The federal Centers for Disease Control and Prevention (CDC) became involved when the link was revealed; however, spokeswoman Lola Russell said she didn't know how long the investigation would take and that the CDC is just beginning to collect information. The CDC is not a regulatory agency; it is the US Department of Agriculture (USDA) which would announce recalls.

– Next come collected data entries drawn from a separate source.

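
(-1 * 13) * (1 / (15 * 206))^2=-13/9548100 = 0.00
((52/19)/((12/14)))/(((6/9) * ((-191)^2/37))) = 3367/693139 = 0.00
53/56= 0.95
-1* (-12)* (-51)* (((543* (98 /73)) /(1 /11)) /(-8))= 44779581/73 = 613418.92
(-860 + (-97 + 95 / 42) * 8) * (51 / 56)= -72199/49 = -1473.45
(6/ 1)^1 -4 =2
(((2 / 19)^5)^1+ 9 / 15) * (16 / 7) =118855312/86663465 = 1.37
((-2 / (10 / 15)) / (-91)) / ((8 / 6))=9/364 = 0.02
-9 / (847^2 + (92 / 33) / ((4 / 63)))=-99/7891982 = 0.00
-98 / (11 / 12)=-1176/11 = -106.91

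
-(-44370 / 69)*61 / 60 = 30073/46 = 653.76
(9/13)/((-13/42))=-378/169 = -2.24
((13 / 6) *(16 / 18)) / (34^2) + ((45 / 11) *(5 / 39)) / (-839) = 974476/936180531 = 0.00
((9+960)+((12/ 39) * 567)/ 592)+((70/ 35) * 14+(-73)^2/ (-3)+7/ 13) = -4493503/5772 = -778.50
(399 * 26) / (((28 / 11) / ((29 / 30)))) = 3939.65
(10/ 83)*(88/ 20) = 44/83 = 0.53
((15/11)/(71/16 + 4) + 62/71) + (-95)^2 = 63443999/7029 = 9026.03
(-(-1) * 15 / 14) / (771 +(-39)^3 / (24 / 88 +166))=1829/707140 = 0.00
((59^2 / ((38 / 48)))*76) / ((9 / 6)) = 222784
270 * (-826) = -223020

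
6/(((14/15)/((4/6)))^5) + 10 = 186820/16807 = 11.12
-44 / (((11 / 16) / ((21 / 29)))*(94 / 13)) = -8736/1363 = -6.41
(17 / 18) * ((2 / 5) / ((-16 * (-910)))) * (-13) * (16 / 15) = -17/47250 = 0.00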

Meanwhile, Al Granaldi, vice president of a New Jersey hamburger plant—Dutch’s Meat—said officials are reviewing if the Ohio and Michigan illnesses are linked to a 13,275 hamburger pound recall by Dutch’s June 8 when it was found to be possibly tainted with Escherichia coli. Dutch's receives meat from a number of suppliers and it’s possible one of those suppliers sold Dutch’s tainted meat and also distributed that meat to Ohio, Michigan, and elsewhere, Granaldi said. While Granaldi refused to name a supplier, he noted a Midwest supplier might be the source. "They probably distribute all over the country," he said. Dutch's Meats is a grinding plant and E. coli does not originate in grinding plants; however, because E. coli generates from within cattle intestines it can contaminate meat through improper butchering and processing.
Michigan investigators are looking into a possible link to the Dutch's recall, said James McCurtis, spokesman for the Michigan Department of Community Health. "We're still investigating and hope to have a source next week," McCurtis said. "We're confident that it is ground beef."
Escherichia coli is a relatively common bacteria found in the human digestive tract and, while normally harmless, some strains—such as those linked to food poisoning—are serious and can cause fatal blood poisoning, cystitis, and deadly septicemia. Because many infected with the bacteria experience less severe symptoms, many cases are never reported. In the US, E. coli is the leading cause of food-borne illness and about 73,000 people are infected and 61 people die from E. coli annually; last year, over 22 million pounds of beef and vegetables were recalled due to E. coli outbreaks. The problem is difficult to police because the food-surveillance system is outdated, under-funded, and overwhelmed by the emergence of mega-farms, -distribution centers, and -transporters. Scientists have expressed concern that infections from antibiotic resistant E. coli bacteria are now spreading and several countries are reporting cases. Worse, emerging data confirms the negative health effects of E. coli can remain for months and years; can have long-term, lasting effects; and can appear months or years after the original illness.